Limitations to the study
The authors are aware that inability to operate NMA and affiliated body WhatsApp, Telegram or Facebook platforms due to poor or failed network connectivity during data collection period may have deprived some physicians the opportunity to participate in this study and so made this report not completely representative of the true situation of things, since access to the data tool depended on good internet service. However, these challenges were mitigated by allowing a long window period of one month for submission of responses. Further, the link to the google form was regularly shared on all the identified social media platforms of NMA on two-daily basis throughout the data collection period.

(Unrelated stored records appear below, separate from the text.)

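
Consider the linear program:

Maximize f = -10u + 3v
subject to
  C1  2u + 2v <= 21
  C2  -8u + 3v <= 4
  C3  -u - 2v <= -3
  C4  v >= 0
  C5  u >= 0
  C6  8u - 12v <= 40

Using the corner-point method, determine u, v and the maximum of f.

Corner points and f = -10u + 3v:
  (5/2, 8) → f = -1
  (83/10, 11/5) → f = -382/5
  (1/19, 28/19) → f = 74/19
  (3, 0) → f = -30
  (5, 0) → f = -50

At the optimal vertex, -8u + 3v = 4 and -u - 2v = -3.
Solving simultaneously gives u = 1/19, v = 28/19.

u = 1/19, v = 28/19, maximum f = 74/19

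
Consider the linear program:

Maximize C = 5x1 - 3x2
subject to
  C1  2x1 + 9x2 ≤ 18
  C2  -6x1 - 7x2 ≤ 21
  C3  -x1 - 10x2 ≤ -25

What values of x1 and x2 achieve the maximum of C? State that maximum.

x1 = -45/11, x2 = 32/11, maximum C = -321/11

Extreme points and C = 5x1 - 3x2:
  (-63/8, 15/4) → C = -405/8
  (-45/11, 32/11) → C = -321/11
  (-385/53, 171/53) → C = -46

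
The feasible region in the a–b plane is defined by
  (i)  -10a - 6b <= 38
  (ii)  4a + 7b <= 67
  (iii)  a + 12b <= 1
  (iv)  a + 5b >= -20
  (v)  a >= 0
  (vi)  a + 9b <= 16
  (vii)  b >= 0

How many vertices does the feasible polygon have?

The feasible vertices (each the meet of two boundaries and inside every other half-plane) are:
  (0, 1/12)
  (1, 0)
  (0, 0)

3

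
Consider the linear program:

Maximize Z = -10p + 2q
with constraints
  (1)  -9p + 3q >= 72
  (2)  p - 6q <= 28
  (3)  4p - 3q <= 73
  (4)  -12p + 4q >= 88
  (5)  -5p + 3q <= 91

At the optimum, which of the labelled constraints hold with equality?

(2) and (5)

Extreme points and Z = -10p + 2q:
  (-172/17, -108/17) → Z = 1504/17
  (19/4, 153/4) → Z = 29
  (-70/3, -77/9) → Z = 1946/9

The maximum is at (-70/3, -77/9). Substituting into each constraint, equality holds for (2) and (5); the remaining constraints have slack.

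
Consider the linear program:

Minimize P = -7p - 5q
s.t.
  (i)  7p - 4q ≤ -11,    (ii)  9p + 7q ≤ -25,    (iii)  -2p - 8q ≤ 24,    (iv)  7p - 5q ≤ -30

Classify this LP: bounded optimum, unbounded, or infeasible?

bounded optimum

Feasible corners and P = -7p - 5q:
  (-335/94, 95/94) → P = 935/47
  (-60/11, -18/11) → P = 510/11
The feasible region has finitely many vertices and no improving ray; the minimum is 935/47 at (-335/94, 95/94).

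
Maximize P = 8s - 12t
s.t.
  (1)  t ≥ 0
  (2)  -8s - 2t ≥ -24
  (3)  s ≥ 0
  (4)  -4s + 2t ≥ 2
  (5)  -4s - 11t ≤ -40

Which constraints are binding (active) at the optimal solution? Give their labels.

Vertices and P = 8s - 12t:
  (0, 12) → P = -144
  (11/6, 14/3) → P = -124/3
  (0, 40/11) → P = -480/11
  (29/26, 42/13) → P = -388/13

The maximum is at (29/26, 42/13). Substituting into each constraint, equality holds for (4) and (5); the remaining constraints have slack.

(4) and (5)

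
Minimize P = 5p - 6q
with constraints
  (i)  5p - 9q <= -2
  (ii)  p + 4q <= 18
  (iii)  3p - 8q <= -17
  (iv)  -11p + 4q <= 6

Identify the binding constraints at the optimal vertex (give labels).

(ii) and (iv)

Corner points and P = 5p - 6q:
  (19/5, 71/20) → P = -23/10
  (1, 17/4) → P = -41/2
  (5/19, 169/76) → P = -457/38

The minimum is at (1, 17/4). Substituting into each constraint, equality holds for (ii) and (iv); the remaining constraints have slack.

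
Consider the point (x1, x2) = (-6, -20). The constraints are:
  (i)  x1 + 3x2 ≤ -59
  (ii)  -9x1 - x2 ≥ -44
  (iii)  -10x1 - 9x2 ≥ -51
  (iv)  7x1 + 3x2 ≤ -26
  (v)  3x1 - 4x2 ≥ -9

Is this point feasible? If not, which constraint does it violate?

feasible

(i): -66 ≤ -59 ✓
(ii): 74 ≥ -44 ✓
(iii): 240 ≥ -51 ✓
(iv): -102 ≤ -26 ✓
(v): 62 ≥ -9 ✓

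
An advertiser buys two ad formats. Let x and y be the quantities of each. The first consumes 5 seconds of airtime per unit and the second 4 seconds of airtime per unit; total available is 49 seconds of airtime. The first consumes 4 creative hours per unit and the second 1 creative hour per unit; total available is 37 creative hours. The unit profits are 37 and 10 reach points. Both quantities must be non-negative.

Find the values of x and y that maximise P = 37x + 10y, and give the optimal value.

x = 9, y = 1, maximum P = 343

Vertices and P = 37x + 10y:
  (0, 0) → P = 0
  (0, 49/4) → P = 245/2
  (37/4, 0) → P = 1369/4
  (9, 1) → P = 343

At the optimal vertex, 5x + 4y = 49 and 4x + y = 37.
Solving simultaneously gives x = 9, y = 1.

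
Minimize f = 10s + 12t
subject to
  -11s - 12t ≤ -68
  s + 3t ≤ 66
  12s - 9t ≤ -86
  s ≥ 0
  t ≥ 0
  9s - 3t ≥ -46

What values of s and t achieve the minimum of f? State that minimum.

The binding constraints are 12s - 9t = -86 and s = 0.
Solving simultaneously gives s = 0, t = 86/9.

s = 0, t = 86/9, minimum f = 344/3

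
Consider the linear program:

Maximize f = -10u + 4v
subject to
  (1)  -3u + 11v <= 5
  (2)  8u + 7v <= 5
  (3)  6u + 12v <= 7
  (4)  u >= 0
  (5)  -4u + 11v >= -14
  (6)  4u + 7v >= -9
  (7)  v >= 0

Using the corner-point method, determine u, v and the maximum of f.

u = 0, v = 5/11, maximum f = 20/11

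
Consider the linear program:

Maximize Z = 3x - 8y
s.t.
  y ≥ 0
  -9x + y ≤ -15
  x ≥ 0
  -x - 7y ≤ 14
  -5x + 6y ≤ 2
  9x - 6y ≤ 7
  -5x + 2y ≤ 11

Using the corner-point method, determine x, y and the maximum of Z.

x = 83/45, y = 8/5, maximum Z = -109/15

The binding constraints are -9x + y = -15 and 9x - 6y = 7.
Solving simultaneously gives x = 83/45, y = 8/5.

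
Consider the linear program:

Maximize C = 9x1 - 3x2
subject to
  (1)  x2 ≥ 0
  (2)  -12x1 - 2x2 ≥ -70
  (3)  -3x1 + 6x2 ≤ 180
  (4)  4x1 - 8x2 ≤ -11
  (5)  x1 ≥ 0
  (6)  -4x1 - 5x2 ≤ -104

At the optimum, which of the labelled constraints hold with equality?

(2) and (6)

Corner points and C = 9x1 - 3x2:
  (10/13, 395/13) → C = -1095/13
  (71/26, 242/13) → C = -813/26
  (0, 30) → C = -90
  (0, 104/5) → C = -312/5

The maximum is at (71/26, 242/13). Substituting into each constraint, equality holds for (2) and (6); the remaining constraints have slack.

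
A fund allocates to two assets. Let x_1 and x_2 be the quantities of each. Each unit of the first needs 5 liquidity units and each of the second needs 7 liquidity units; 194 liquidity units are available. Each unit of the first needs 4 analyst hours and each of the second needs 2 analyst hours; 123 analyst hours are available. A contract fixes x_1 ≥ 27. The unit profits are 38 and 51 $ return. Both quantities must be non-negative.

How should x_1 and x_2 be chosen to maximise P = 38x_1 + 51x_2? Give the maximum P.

Vertices and P = 38x_1 + 51x_2:
  (123/4, 0) → P = 2337/2
  (27, 0) → P = 1026
  (27, 15/2) → P = 2817/2

At the optimal vertex, 4x_1 + 2x_2 = 123 and x_1 = 27.
Solving simultaneously gives x_1 = 27, x_2 = 15/2.

x_1 = 27, x_2 = 15/2, maximum P = 2817/2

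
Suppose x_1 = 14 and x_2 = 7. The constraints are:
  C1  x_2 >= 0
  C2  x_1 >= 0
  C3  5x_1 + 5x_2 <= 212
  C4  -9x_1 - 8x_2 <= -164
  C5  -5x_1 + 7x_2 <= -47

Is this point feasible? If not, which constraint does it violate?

not feasible — violates C5

Constraint C5: -5x_1 + 7x_2 = -21, which is not ≤ -47. All other constraints are satisfied.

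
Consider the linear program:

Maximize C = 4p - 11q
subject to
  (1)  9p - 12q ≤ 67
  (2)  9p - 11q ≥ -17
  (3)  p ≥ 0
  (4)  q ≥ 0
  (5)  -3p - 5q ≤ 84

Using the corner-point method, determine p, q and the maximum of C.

Extreme points and C = 4p - 11q:
  (67/9, 0) → C = 268/9
  (0, 17/11) → C = -17
  (0, 0) → C = 0
The feasible region is unbounded (it extends along (11, 9), (4, 3)), but C strictly decreases along every unbounded feasible direction, so there is no improving ray and the maximum is attained at a vertex.

p = 67/9, q = 0, maximum C = 268/9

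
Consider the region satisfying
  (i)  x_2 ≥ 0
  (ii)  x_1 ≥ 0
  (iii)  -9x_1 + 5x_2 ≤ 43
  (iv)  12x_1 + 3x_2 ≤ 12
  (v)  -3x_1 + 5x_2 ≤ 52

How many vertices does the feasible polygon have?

Pairwise boundary intersections that survive every other constraint:
  (0, 0)
  (1, 0)
  (0, 4)

3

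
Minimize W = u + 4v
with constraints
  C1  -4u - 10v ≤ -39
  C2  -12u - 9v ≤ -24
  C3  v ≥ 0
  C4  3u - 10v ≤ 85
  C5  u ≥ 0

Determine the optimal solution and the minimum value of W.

The feasible region is unbounded (it extends along (0, 1), (10, 3)), but W strictly increases along every unbounded feasible direction, so there is no improving ray and the minimum is attained at a vertex.

The binding constraints are -4u - 10v = -39 and v = 0.
Solving simultaneously gives u = 39/4, v = 0.

u = 39/4, v = 0, minimum W = 39/4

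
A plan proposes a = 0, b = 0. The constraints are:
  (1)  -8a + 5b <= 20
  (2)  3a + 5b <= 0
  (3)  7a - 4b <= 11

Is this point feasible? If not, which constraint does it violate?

feasible

(1): 0 ≤ 20 ✓
(2): 0 ≤ 0 ✓
(3): 0 ≤ 11 ✓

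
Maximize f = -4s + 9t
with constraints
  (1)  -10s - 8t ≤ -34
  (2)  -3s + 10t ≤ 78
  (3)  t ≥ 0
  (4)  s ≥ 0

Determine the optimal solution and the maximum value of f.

Extreme points and f = -4s + 9t:
  (17/5, 0) → f = -68/5
  (0, 17/4) → f = 153/4
  (0, 39/5) → f = 351/5
The feasible region is unbounded (it extends along (10, 3), (1, 0)), but f strictly decreases along every unbounded feasible direction, so there is no improving ray and the maximum is attained at a vertex.

At the optimal vertex, -3s + 10t = 78 and s = 0.
Solving simultaneously gives s = 0, t = 39/5.

s = 0, t = 39/5, maximum f = 351/5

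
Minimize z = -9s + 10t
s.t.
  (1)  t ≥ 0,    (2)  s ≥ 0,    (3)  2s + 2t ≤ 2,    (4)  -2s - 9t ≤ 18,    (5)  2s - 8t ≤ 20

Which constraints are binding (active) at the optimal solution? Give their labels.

Feasible corners and z = -9s + 10t:
  (0, 0) → z = 0
  (1, 0) → z = -9
  (0, 1) → z = 10

The minimum is at (1, 0). Substituting into each constraint, equality holds for (1) and (3); the remaining constraints have slack.

(1) and (3)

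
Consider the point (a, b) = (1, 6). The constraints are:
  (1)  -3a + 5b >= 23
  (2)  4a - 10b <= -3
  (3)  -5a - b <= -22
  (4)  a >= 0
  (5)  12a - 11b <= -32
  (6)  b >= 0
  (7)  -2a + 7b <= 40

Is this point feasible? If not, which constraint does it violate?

not feasible — violates (3)

Constraint (3): -5a - b = -11, which is not ≤ -22. All other constraints are satisfied.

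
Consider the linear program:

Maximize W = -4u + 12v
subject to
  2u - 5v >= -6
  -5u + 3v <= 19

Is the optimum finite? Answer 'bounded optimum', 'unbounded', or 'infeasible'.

unbounded

From the feasible point (-77/19, -8/19), moving in the direction (5, 2) keeps every constraint satisfied while W increases without bound.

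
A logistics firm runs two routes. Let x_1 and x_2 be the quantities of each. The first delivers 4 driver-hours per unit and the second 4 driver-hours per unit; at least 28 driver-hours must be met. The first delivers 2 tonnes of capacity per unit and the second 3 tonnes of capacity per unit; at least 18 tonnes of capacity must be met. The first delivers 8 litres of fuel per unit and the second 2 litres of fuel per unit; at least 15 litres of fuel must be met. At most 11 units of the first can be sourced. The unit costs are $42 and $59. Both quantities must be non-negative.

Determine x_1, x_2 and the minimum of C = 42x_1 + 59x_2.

x_1 = 3, x_2 = 4, minimum C = 362

Corner points and C = 42x_1 + 59x_2:
  (0, 15/2) → C = 885/2
  (9, 0) → C = 378
  (11, 0) → C = 462
  (3, 4) → C = 362
  (1/6, 41/6) → C = 2461/6
The feasible region is unbounded (it extends along (0, 1)), but C strictly increases along every unbounded feasible direction, so there is no improving ray and the minimum is attained at a vertex.

The optimum lies where 4x_1 + 4x_2 = 28 and 2x_1 + 3x_2 = 18.
Solving simultaneously gives x_1 = 3, x_2 = 4.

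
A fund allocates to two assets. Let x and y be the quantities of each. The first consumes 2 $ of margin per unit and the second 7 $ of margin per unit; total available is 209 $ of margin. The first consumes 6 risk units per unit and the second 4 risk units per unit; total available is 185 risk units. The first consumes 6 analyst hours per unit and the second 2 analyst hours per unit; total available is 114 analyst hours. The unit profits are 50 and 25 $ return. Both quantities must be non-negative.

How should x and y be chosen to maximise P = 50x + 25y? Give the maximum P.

x = 10, y = 27, maximum P = 1175

Vertices and P = 50x + 25y:
  (0, 0) → P = 0
  (0, 209/7) → P = 5225/7
  (19, 0) → P = 950
  (10, 27) → P = 1175

The binding constraints are 2x + 7y = 209 and 6x + 2y = 114.
Solving simultaneously gives x = 10, y = 27.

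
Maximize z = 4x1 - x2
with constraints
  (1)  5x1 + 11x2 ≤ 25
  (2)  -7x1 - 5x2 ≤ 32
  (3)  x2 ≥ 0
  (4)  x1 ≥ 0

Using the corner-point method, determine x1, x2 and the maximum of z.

Corner points and z = 4x1 - x2:
  (5, 0) → z = 20
  (0, 25/11) → z = -25/11
  (0, 0) → z = 0

The binding constraints are 5x1 + 11x2 = 25 and x2 = 0.
Solving simultaneously gives x1 = 5, x2 = 0.

x1 = 5, x2 = 0, maximum z = 20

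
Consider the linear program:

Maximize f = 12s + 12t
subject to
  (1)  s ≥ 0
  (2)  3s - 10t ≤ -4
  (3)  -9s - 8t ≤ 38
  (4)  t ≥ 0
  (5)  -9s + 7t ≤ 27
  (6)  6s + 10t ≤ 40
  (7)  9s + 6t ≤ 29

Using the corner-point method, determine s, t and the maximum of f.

Extreme points and f = 12s + 12t:
  (0, 2/5) → f = 24/5
  (0, 27/7) → f = 324/7
  (133/54, 41/36) → f = 389/9
  (5/66, 87/22) → f = 532/11
  (25/27, 31/9) → f = 472/9

s = 25/27, t = 31/9, maximum f = 472/9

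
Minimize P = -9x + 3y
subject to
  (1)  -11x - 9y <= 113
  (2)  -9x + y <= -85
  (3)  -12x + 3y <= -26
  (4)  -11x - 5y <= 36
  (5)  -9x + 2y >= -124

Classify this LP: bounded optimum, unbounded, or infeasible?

bounded optimum

Vertices and P = -9x + 3y:
  (163/23, -488/23) → P = -2931/23
  (890/103, -2381/103) → P = -15153/103
  (229/15, 262/5) → P = 99/5
  (320/3, 418) → P = 294
The feasible region has finitely many vertices and no improving ray; the minimum is -15153/103 at (890/103, -2381/103).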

WhatsApp and Telegram are not only the common social media platforms of communication of NMA and her affiliate bodies, they are the official media for dissemination of information of the Association and most Nigerian physicians use at least one or two of the platforms. Another limitation is that the link to the data tool was accessible to physicians who have emigrated from Nigeria but remained in the social media platforms of NMA. This challenge was addressed by excluding the responses submitted by physicians in this category during data cleaning before analysis was conducted.